If I say, “I love goats. Goats be fun,” are these statements, opinions, or facts? Or are these statements a combination of both opinion and fact? Or are these the ravings of the madwoman of Kissimmee Park Road?

First, for our discussion, let’s examine the difference between opinion and fact. An opinion is a belief or judgment that is NOT based on measurable evidence, and a fact is provable on a color-coded graph.

Can it be proved that I, in fact, do love goats?

I own goats. I take care of goats. I talk of goats. I talk to goats. I preach of goats, and I post pictures of goats in public places, next to thousands of kitten and puppy pictures
.
It is arguable that I do love goats by a measurable rubric.

Now, let's examine the statement, “Goats be fun.” This can be refuted and often is by my son-in-law. He finds farm animals a curiosity, at best, and, at worst, an abomination. Of course, he was born in Bountiful, Utah where all the children and goats are above average.

The statement “Goats be fun,” is an opinion. Many people find farm animals a smelly bother or a confusing chore or a strain on the delicate balance of an entire planet.

Farm animals poop and fart. This is a measurable fact.

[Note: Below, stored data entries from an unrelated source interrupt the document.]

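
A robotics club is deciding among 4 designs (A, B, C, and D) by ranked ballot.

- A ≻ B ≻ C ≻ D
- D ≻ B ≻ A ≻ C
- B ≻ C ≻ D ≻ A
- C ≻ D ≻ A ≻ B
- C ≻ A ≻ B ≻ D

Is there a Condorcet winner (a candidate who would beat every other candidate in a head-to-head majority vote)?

Head-to-head results (5 voters total):
A vs B: A wins 3–2.
A vs C: C wins 3–2.
A vs D: D wins 3–2.
B vs C: B wins 3–2.
B vs D: B wins 3–2.
C vs D: C wins 4–1.
No candidate beats all others: A beats B beats C beats A, a majority cycle.

No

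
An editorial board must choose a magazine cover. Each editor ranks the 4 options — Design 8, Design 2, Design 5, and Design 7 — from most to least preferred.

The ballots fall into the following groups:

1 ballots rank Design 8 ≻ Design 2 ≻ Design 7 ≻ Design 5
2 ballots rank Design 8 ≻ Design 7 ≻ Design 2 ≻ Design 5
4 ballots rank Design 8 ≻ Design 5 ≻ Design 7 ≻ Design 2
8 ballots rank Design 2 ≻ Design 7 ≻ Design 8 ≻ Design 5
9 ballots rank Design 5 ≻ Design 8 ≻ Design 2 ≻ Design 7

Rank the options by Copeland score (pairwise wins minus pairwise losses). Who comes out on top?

Design 8

Pairwise results:
  Design 8 vs Design 2: Design 8 wins 16–8.
  Design 8 vs Design 5: Design 8 wins 15–9.
  Design 8 vs Design 7: Design 8 wins 16–8.
  Design 2 vs Design 5: Design 5 wins 13–11.
  Design 2 vs Design 7: Design 2 wins 18–6.
  Design 5 vs Design 7: Design 5 wins 13–11.
Copeland scores (wins − losses):
  Design 8: 3 − 0 = 3
  Design 2: 1 − 2 = -1
  Design 5: 2 − 1 = 1
  Design 7: 0 − 3 = -3
Design 8 has the best Copeland score.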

My Muslim neighbor finds goats tasty, and I can prove it.

Buck goats smell rank when they’re in “love.” (If you need proof, come on over sometime during the mating season.) Girl goats find boy goat stink irresistible. Truth. An invitation. Also True.

Boy goats pee on their own faces. True.

It’s horrifying when boy goats drink their own pee. Opinion.

Goats have the cutest babies on earth. Opinion. If someone else refutes the ‘cutest baby goat claim’ by saying, “Hedgehogs have the cutest babies ever, and you’re a disgusting, offensive idiot for claiming otherwise,” then you’ve got yourself a debate. Opinions, which are not facts but feelings about facts, lend to debate. Debates are the mother’s milk of free speech and protected by law in our country.

When someone accuses you of being a disgusting, offensive idiot, then it’s opinion. It’s very difficult to demonstrate a level of idiocy on a flip chart. Or is it? Let me think about that.

Summation: Freedom is hard. Free speech is challenging. Feelings are not facts. Statistics can make fact-finding tricky because of the innate biases and prejudices of the fact-finding team coloring those pie pieces on those charts.

I love debate. Fact. And I can show you on a bar chart demonstrating why that’s absolutely true.